Farming subsidies? Chlorinated chicken? How will Brexit hit the countryside? The Countryfile experts offer the Environment Secretary their advice…
My advice to Michael Gove would be, ‘Communicate, communicate, communicate’ with all of our producers and growers. He must listen to what they are saying because they have an enormous amount of experience to share. The biggest issue is the the relation between the price we pay for our food and how much it costs to produce.
Good-quality, ethical food costs money. We need to find ways of informing consumers about what they are buying and eating, and why it costs what it does. I think when people start to understand that, they will get behind it.
Michael Gove has got an enormous challenge on his hands, not least because nobody really knows what’s next for Brexit. It could be a massive opportunity from a conservation point of view, and I hope it is seen as that. It could be a chance for us to rethink how we manage our land, how we pay for it and so on. The hand of man is present everywhere.
In many places, our national parks don’t look all that different to the next piece of land. The Highlands is probably where it feels the wildest, Northumberland next, then maybe parts of Wales. But Bodmin, for instance, has been managed to such an extent that it has no trees. There should be trees there. There must be a way to make the countryside pay for these wild places, like the big American national parks. It could be an opportunity to be quite radical.
What I’d like from Mr Gove is certainty. In farming, crops are planted and harvested on an annual basis, so we are in the lap of the gods with diseases, the weather, exchange rates and commodity prices. Farmers need a really clear and common agricultural policy that gives them some kind of certainty. I think opening markets worldwide is a really good thing – China, the Americas, Canada, Indonesia, etc – but how we trade with Europe is a guessing game.
At the moment, a lot of our food goes into Europe, but that might become unviable if they start putting a cap on it. That said, I haven’t come across anybody who is really scared by the prospect of Brexit. A lot of us have learnt to manage our businesses and solve problems when they come along. We’re just getting on with it and waiting.

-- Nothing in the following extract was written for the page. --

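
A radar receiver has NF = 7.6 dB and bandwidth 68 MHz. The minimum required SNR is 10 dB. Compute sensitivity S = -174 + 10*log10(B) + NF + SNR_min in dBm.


10*log10(68000000.0) = 78.33
S = -174 + 78.33 + 7.6 + 10 = -78.1 dBm

-78.1 dBm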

It’s not necessarily that Brexit is bad at all, it’s just that Europe is the skeleton for so many things in the countryside – and if you take that skeleton away, you have to think how you’re going to replace it. Farmers, environmentalists, the food industry and supermarkets are worried the Government will pay more attention to banking or the car industry during negotiations. When the PM is doing her late-night deals with Merkel and Macron, she mustn’t trade away something to do with farming in exchange for something about banking.
I think everybody knows what the biggest issue is – what’s going to happen to the grants to the farmers and environmental laws that we introduced through Europe? Nobody knows. In general, however, I think the future is bright for farming. For a long time it seemed to be unfashionable but a lot of young people who aren’t from a farming background are getting into the business now.
Certainly when there was a big recession in 2007, a lot of people parked their principles for a while because they couldn’t afford to buy organic or locally produced food, but I think that’s changed. Supermarkets label food more clearly now and people are happy to spend a bit more on their food. Dairy farming is still in big trouble, but I think more and more supermarkets are paying a decent price for their milk, so there is hope.
Farming and the countryside are very Europe-facing. Europe is our biggest export market. But even farmers who are Remainers recognise it as an opportunity to write a new agricultural policy that is British. It’s going to be a challenging time, but it’s a fantastic opportunity in many ways.
I am President of the National Young Farmers’ Club and so I would also say there are issues for young people that need addressing, including affordable housing, rural isolation and connectivity, which is still very much an issue in the countryside. There is a lot for Mr Gove to think about, but it’s a brilliant job he’s got. There is nothing more important than what is on your plate and the environment you live and work in.